Der Kläger habe gegen den Beklagten auch keinen Schadensersatzanspruch gemäß § 311 Abs. 2, 3 BGB wegen Verletzung vorvertraglicher Aufklärungspflichten. Der Beklagte sei lediglich verpflichtet gewesen, künftige Anleger über ihm bekannte oder sich ihm aufdrängende Auffälligkeiten zu informieren. Eine Aufklärungspflicht habe insbesondere nicht bezüglich der Zeichnungsbefugnisse für das Sonderkonto bestanden. Zwar sei dieses mangels einer Vereinbarung mit der Bank, dass Verfügungen nur unter Mitwirkung des Beklagten zulässig sein sollten, nicht vertragsgerecht eingerichtet worden. Jedoch habe der Kläger nicht den Nachweis erbracht, dass dem Beklagten dies zum Zeitpunkt seines Beitritts zum Fonds bekannt gewesen sei oder es sich ihm hätte aufdrängen müssen. Der Beklagte sei auch nicht verpflichtet gewesen, künftige Anleger darauf hinzuweisen, dass er nicht überprüft habe, ob ein dem [X.] entsprechendes Sonderkonto eingerichtet worden sei. Dem Vertrag sei eine diesbezügliche Kontrollpflicht nicht zu entnehmen. Ansprüche aus einer Pflichtverletzung im Zusammenhang mit der Abwicklung des [X.]s schieden aus, da sie nicht auf den von dem Kläger begehrten Ersatz des [X.] gerichtet seien. Schließlich kämen auch Ansprüche auf deliktsrechtlicher Grundlage nicht in Betracht.

II.

Dies hält der rechtlichen Nachprüfung nicht stand.
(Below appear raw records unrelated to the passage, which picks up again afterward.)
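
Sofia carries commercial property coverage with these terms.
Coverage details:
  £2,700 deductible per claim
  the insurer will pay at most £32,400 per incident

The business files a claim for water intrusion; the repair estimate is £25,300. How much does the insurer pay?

£22,600

Less the £2,700 deductible: £25,300 − £2,700 = £22,600.
That's under the £32,400 cap, so the insurer reimburses the full £22,600.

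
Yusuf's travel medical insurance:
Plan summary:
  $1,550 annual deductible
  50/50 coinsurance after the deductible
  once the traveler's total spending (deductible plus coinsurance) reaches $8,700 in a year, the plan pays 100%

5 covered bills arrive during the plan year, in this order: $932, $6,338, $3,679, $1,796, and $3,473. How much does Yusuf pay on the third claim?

Claim 1 ($932): all of it applies to the deductible. Cost to traveler: $932. OOP to date $932.
Claim 2 ($6,338): deductible takes $618, $5,720 remains; coinsurance $5,720 × 50% = $2,860. Traveler pays $3,478; OOP now $4,410.
Claim 3 ($3,679): deductible met; 50% of $3,679 = $1,839.50. Cost to traveler: $1,839.50. OOP to date $6,249.50.

$1,839.50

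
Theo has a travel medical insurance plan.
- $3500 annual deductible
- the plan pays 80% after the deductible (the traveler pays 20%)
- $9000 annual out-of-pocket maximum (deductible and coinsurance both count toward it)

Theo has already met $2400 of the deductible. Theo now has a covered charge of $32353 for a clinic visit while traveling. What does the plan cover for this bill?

$2400 of the $3500 deductible is already met, leaving $1100.
After the $1100 deductible portion, $32353 − $1100 = $31253 is subject to coinsurance.
20% of $31253 = $6250.60 falls to the traveler.
That puts the traveler's cost at $1100 + $6250.60 = $7350.60 before any cap.
Adding $7350.60 to the $2400 already spent would give $9750.60, which exceeds the $9000 cap; the traveler pays just $9000 − $2400 = $6600.
The plan picks up $32353 − $6600 = $25753.

$25753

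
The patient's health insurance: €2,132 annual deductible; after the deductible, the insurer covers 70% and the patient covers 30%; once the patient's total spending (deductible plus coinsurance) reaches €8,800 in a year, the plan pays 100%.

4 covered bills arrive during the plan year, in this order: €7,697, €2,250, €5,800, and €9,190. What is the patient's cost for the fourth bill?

€2,583.50

Claim 1 (€7,697): €2,132 finishes the deductible; €5,565 goes to coinsurance; coinsurance €5,565 × 30% = €1,669.50. Patient owes €3,801.50 (running OOP €3,801.50).
Claim 2 (€2,250): deductible met; 30% of €2,250 = €675. Cost to patient: €675. OOP to date €4,476.50.
Claim 3 (€5,800): 30% coinsurance on €5,800 = €1,740. Cost to patient: €1,740. OOP to date €6,216.50.
Claim 4 (€9,190): 30% coinsurance on €9,190 = €2,757. OOP would hit €8,973.50 > €8,800, so the cap limits the patient to €8,800 − €6,216.50 = €2,583.50.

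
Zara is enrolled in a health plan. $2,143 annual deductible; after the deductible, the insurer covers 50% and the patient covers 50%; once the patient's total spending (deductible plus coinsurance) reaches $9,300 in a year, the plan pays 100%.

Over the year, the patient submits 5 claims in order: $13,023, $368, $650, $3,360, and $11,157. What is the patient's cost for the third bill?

$325

Claim 1 ($13,023): $2,143 to deductible, leaving $10,880; coinsurance $10,880 × 50% = $5,440. Cost to patient: $7,583. OOP to date $7,583.
Claim 2 ($368): 50% coinsurance on $368 = $184. Patient pays $184; OOP now $7,767.
Claim 3 ($650): deductible met; 50% of $650 = $325. Patient owes $325 (running OOP $8,092).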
Der Senat hat mit seinem Urteil vom 19. November 2009 ([X.]/08 - [X.], 2449), das denselben Beklagten, denselben Fonds, denselben [X.] und einen auch ansonsten im Wesentlichen gleich gelagerten Sachverhalt betraf, die Pflichten des Beklagten in entscheidenden Punkten abweichend beurteilt. Danach gilt zusammengefasst Folgendes:

1. a) Den Beklagten traf nach dem [X.] ([X.]) gegenüber den Anlegern unter anderem die Verpflichtung zu überprüfen, ob die Konditionen des [X.] mit den in § 1 Abs. 1 Satz 1 [X.] genannten Kriterien übereinstimmten. Entgegen der Auffassung des Berufungsgerichts hatte sich der Beklagte zu vergewissern, dass sämtliche Verfügungsberechtigten nur gemeinsam mit ihm zeichnungsbefugt waren (Senat aaO S. 2450 Rn. 17 ff). Dies folgt aus dem Zweck des [X.]s.
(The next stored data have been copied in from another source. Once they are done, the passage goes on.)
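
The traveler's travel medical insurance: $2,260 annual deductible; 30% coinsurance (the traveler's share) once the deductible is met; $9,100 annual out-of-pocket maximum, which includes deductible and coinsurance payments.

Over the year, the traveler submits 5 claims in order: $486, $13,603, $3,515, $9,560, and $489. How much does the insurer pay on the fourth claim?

$7,323.20

#1 ($486): entire amount goes to the deductible. Cost to traveler: $486. OOP to date $486. Plan pays $486 − $486 = $0.
#2 ($13,603): $1,774 to deductible, leaving $11,829; 30% of $11,829 = $3,548.70. Cost to traveler: $5,322.70. OOP to date $5,808.70. Insurer: $13,603 − $5,322.70 = $8,280.30.
#3 ($3,515): deductible already satisfied, so traveler's share is 30% × $3,515 = $1,054.50. Traveler pays $1,054.50; OOP now $6,863.20. Insurer: $3,515 − $1,054.50 = $2,460.50.
#4 ($9,560): deductible met; 30% of $9,560 = $2,868. That would push OOP to $9,731.20, over the $9,100 cap, so traveler pays $9,100 − $6,863.20 = $2,236.80. Plan pays $9,560 − $2,236.80 = $7,323.20.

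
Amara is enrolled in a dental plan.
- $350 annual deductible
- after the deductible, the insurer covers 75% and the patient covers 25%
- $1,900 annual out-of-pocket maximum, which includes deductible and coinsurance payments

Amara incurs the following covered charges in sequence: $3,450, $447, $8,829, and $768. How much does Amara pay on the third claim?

$663.25

Claim 1 ($3,450): $350 to deductible, leaving $3,100; patient's 25% is $775. Cost to patient: $1,125. OOP to date $1,125.
Claim 2 ($447): 25% coinsurance on $447 = $111.75. Patient owes $111.75 (running OOP $1,236.75).
Claim 3 ($8,829): deductible already satisfied, so patient's share is 25% × $8,829 = $2,207.25. Adding that to $1,236.75 gives $3,444, past the $1,900 cap; patient pays only $1,900 − $1,236.75 = $663.25.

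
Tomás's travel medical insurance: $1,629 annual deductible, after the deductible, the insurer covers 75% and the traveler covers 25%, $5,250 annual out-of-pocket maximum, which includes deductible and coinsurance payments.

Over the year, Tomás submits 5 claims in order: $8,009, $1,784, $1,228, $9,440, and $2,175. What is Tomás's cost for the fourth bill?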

Die vom Beklagten übernommene Funktion bestand darin, die Anleger davor zu schützen, dass die geschäftsführenden Gesellschafter Zahlungen von dem Sonderkonto vornehmen, ohne dass die in § 1 Abs. 3 [X.] genannten Voraussetzungen vorliegen. Um diese Aufgabe erfüllen zu können, musste er sicherstellen, dass er die ihm obliegende Kontrolle über den Mittelabfluss auch tatsächlich ausüben konnte. Da ein Konto, über das nur unter Mitwirkung des Beklagten verfügt werden konnte, eine zentrale Bedingung des [X.]s darstellte und Voraussetzung für die effektive Verwirklichung seines Schutzzwecks war, durfte er nicht ohne eigene Vergewisserung darauf vertrauen, dass die für das Sonderkonto bestehenden Zeichnungsbefugnisse den Anforderungen des § 1 Abs. 1 Satz 1 [X.] entsprachen. Der Beklagte musste, wenn nicht schon Manipulationen der [X.], so doch aber jedenfalls gewärtigen, dass es bei der Einrichtung des [X.] infolge von Unachtsamkeiten oder Irrtümern auf Seiten der Bank oder der [X.] zu Fehlern bei der Einräumung der Zeichnungsrechte kommen konnte.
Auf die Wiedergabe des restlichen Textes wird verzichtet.